Perhaps feminists need to define their terms. If feminism is equal to equality, what is their definition of equality? Already, I’m hearing moderate feminists claim this new duchess has sold out and bought in to “the epitome of patriarchal power”. I’m confused. Queen Elizabeth II is a woman and a queen who has ruled for more than half a century without any threat of man or king becoming her superior, nor even her equal. I even saw her face on some money the other day! Not that I see money very often. Over time, Queen Elizabeth II has won the respect and attention of cynics, even egalitarians. She has held herself with dignity, attended to tragedies and consoled the grieving more times than can be counted and impressively refused to retire from duty.
Now, contrast QEII with early modern feminism’s pinup girl, Jane Fonda. Fonda encouraged women not to enter the institution of marriage, yet from 1965-2001 Fonda was never unmarried for even a stretch of two years. Adding insulting irony to injury, Fonda retired from work and became the trophy wife to third husband and billionaire, Ted Turner. During the Vietnam War, Fonda’s ill-informed and insensitive comments about American POWs caused a tidal-wave of anger and sadness to US soldiers for decades, who demoted her to the contemptuous rank of “Hanoi Jane”.
Even moderate feminist keyboard heroes have often accused me of being a privileged white, middle-aged (pfft) male heterosexual. If you call someone privileged, you’re actually being judgemental. To point out the colour of my skin is actually racist. To diss me for my generation is ageism. To make mention of my gender is sexist. To limit my argument because I’m heterosexual is heterophobic. How are these views “equality”?
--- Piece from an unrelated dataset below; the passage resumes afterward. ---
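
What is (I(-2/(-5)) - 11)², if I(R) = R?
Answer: 2809/25 ≈ 112.36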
Think of the great British Prime Minister Margaret Thatcher, or Enid Lyons – the first Australian woman elected to the House of Representatives and serve in federal cabinet, who had 12 children. These women were almost the opposite of modern feminists.
One of the most successful women I have ever known said to me recently that male and female are equal in many ways without feminist interference; they are complimentary to each other. She added that feminism has broken this complimentary element in society, leading to more and more outlandish statements and “rights” that stamp men underfoot in their quest for equality. When she said this I thought “that's going straight to the pool room!” … i.e. I’m writing that in an article and pretending I made it up.
Women have enough pressure on them these days without being told by feminists they’re not allowed to be and do what they consider feminine.
There are no guarantees that the vague and contradicting paths feminists are demanding will lead to women living happily ever after.